A while ago Oprah Winfrey delivered the commencement speech to Harvard’s undergraduate class of 2013. Ms. Winfrey’s career trajectory probably comes as close to “ultimate success” as it’s possible to imagine. She was raised in a small rural Mississippi town and repeatedly sexually abused. Today, she is the wealthiest woman in America, and a major force in the world of entertainment, having launched her own network which, after a rocky start, has turned out to be tremendously successful.
It was in referring to that rocky start that she made the following statement:
FAILURE IS JUST LIFE TRYING TO MOVE US IN ANOTHER DIRECTION
What an interesting way of looking at failure. It stands in stark contrast to the standard definitions:
Omission of occurrence or performance; specifically : a failing to perform a duty or expected action <failure to pay the rent on time>
a state of inability to perform a normal function
an abrupt cessation of normal functioning <a power failure>
a fracturing or giving way under stress <structural failure>
lack of success
a failing in business : bankruptcy
a falling short : deficiency <a crop failure>
one that has failed
All of these dictionary definitions describe powerfully negative situations (or people). But Oprah accurately reframes a whole other aspect of failure: its ability to help point the way to success.
In her address she went on to explain: “You may encounter many defeats but you must not be defeated. In fact it may be necessary to encounter the defeats so you can know who you are, what you can rise from, how you can still come out of it.” This way of describing failure also rang true for Thomas Edison, the most successful inventor of all time, who in describing the laborious process of discovering the key to the incandescent light bulb, stated:
“I have not failed. I’ve just found 10,000 ways that won’t work.”
I often echo this way of looking at what they deem as failure when I ask clients whether they ever played “pin the tail on the donkey” as a child (I’ve yet to find someone who hasn’t). The “You’re getting colder” clue is every bit as useful as “You’re getting warmer.”
These counterintuitive ways of describing failure aren’t just bromides. They’re accurate ways of looking at a setback from the “glass half full” perspective . A cognitive shift.
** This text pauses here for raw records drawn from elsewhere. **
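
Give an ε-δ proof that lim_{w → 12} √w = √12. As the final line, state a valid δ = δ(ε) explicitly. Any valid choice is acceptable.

δ = min(12, √12·ε)

Let ε > 0. We want δ > 0 such that 0 < |w − 12| < δ implies |√w − √12| < ε.
Multiplying by the conjugate, |√w − √12| = |w − 12|/(√w + √12).
Restrict δ ≤ 12 so that |w − 12| < 12 forces w > 0, and then √w + √12 > √12.
Hence |√w − √12| < |w − 12|/√12, which is < ε once |w − 12| < √12·ε.
Take δ = min(12, √12·ε). If 0 < |w − 12| < δ then w > 0 and |√w − √12| < |w − 12|/√12 < ε.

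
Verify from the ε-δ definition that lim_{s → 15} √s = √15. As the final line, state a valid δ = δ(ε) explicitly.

δ = min(15, √15·ε)

Suppose ε > 0. We want δ > 0 such that 0 < |s − 15| < δ implies |√s − √15| < ε.
Multiplying by the conjugate, |√s − √15| = |s − 15|/(√s + √15).
Restrict δ ≤ 15 so that |s − 15| < 15 forces s > 0, and then √s + √15 > √15.
Hence |√s − √15| < |s − 15|/√15, which is < ε once |s − 15| < √15·ε.
Take δ = min(15, √15·ε). If 0 < |s − 15| < δ then s > 0 and |√s − √15| < |s − 15|/√15 < ε.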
But what about the emotional toll of failing to achieve a goal? How does one turn around negative feelings about failure? Ultimately it’s important to come to a place of acceptance: what happened, happened, and everyone’s life is studded with failure. Sometimes things just don’t align in a way that leads to the desired outcome.
New research from the University of Kent confirms that positive reframing and acceptance are two of the most effective coping strategies for people dealing with failures. Perhaps surprisingly, it also reveals a third: humor. Also surprisingly, it identified a number of “common sense” strategies that didn’t seem to work.
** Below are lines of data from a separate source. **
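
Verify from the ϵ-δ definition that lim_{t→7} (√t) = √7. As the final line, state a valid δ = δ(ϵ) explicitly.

δ = min(7, √7·ϵ)

Let ϵ > 0. We want δ > 0 such that 0 < |t − 7| < δ implies |√t − √7| < ϵ.
Rationalise: √t − √7 = (t − 7)/(√t + √7), so |√t − √7| = |t − 7|/(√t + √7).
Restrict δ ≤ 7 so that |t − 7| < 7 forces t > 0, and then √t + √7 > √7.
Hence |√t − √7| < |t − 7|/√7, which is < ϵ once |t − 7| < √7·ϵ.
Take δ = min(7, √7·ϵ). If 0 < |t − 7| < δ then t > 0 and |√t − √7| < |t − 7|/√7 < ϵ.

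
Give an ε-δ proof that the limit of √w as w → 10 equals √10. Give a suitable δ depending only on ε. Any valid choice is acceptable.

δ = min(10, √10·ε)

Fix ε > 0. We want δ > 0 such that 0 < |w − 10| < δ implies |√w − √10| < ε.
Multiplying by the conjugate, |√w − √10| = |w − 10|/(√w + √10).
Restrict δ ≤ 10 so that |w − 10| < 10 forces w > 0, and then √w + √10 > √10.
Hence |√w − √10| < |w − 10|/√10, which is < ε once |w − 10| < √10·ε.
Take δ = min(10, √10·ε). If 0 < |w − 10| < δ then w > 0 and |√w − √10| < |w − 10|/√10 < ε.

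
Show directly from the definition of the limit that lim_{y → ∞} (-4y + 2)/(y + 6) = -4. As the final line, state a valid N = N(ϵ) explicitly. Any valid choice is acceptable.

Suppose ϵ > 0. We seek N > 0 such that y > N implies |(-4y + 2)/(y + 6) + 4| < ϵ.
(-4y + 2)/(y + 6) + 4 = ((-4y + 2) − (-4)(y + 6)) / ((y + 6)) = 26/((y + 6)).
For y > 0 we have y + 6 > y, so |(-4y + 2)/(y + 6) + 4| = 26/((y + 6)) < 26/(y) = 26/y.
Thus |(-4y + 2)/(y + 6) + 4| < ϵ whenever y > 26/ϵ.
Take N = 26/ϵ. If y > N then |(-4y + 2)/(y + 6) + 4| < 26/y < ϵ.

N = 26/ϵ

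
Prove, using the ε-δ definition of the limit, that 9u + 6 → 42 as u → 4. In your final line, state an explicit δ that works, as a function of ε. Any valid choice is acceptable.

δ = ε/9

Let ε > 0 be given. We need δ > 0 so that 0 < |u − 4| < δ implies |(9u + 6) − 42| < ε.
|(9u + 6) − 42| = |9u - 36| = 9|u − 4|.
Thus it suffices that |u − 4| < ε/9.
Take δ = ε/9. If 0 < |u − 4| < δ then |(9u + 6) − 42| = 9|u − 4| < 9·(ε/9) = ε.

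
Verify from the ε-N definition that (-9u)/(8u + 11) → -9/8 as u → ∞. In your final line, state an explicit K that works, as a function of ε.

Fix ε > 0. We seek K > 0 such that u > K implies |(-9u)/(8u + 11) + 9/8| < ε.
(-9u)/(8u + 11) + 9/8 = (8(-9u) − (-9)(8u + 11)) / (8(8u + 11)) = 99/(8(8u + 11)).
For u > 0 we have 8u + 11 > 8u, so |(-9u)/(8u + 11) + 9/8| = 99/(8(8u + 11)) < 99/(8·8u) = (99/64)/u.
Thus |(-9u)/(8u + 11) + 9/8| < ε whenever u > (99/64)/ε.
Take K = (99/64)/ε. If u > K then |(-9u)/(8u + 11) + 9/8| < (99/64)/u < ε.

K = (99/64)/ε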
For the study, a sample of 149 students completed daily diary reports for 3 — 14 days, reporting the most bothersome failure they experienced during the day, what strategies they used to cope with the failure, and how satisfied they felt at the end of the day. Their coping strategies included: using social support; self-distraction; denial; religion; venting; substance use; and self-blame.
Of these, using social support, denial, venting, behavioral disengagement, and self-blame had negative effects on satisfaction at the end of the day: the more students used these coping strategies in dealing with the day’s most bothersome failure, the less satisfied they felt at the end of the day. What’s interesting to note is that social support by others was not an effective strategy. In contrast, positive reframing (i.e. trying to see things in a more positive light, looking for something good in what happened), acceptance and humor had positive effects on satisfaction: the more students used these coping strategies in dealing with failures, the more satisfied they felt at the end of the day.
So, to most effectively cope with failure, investigate what you can learn from the failure, seek the “serenity to accept the things you cannot change,” and lighten up!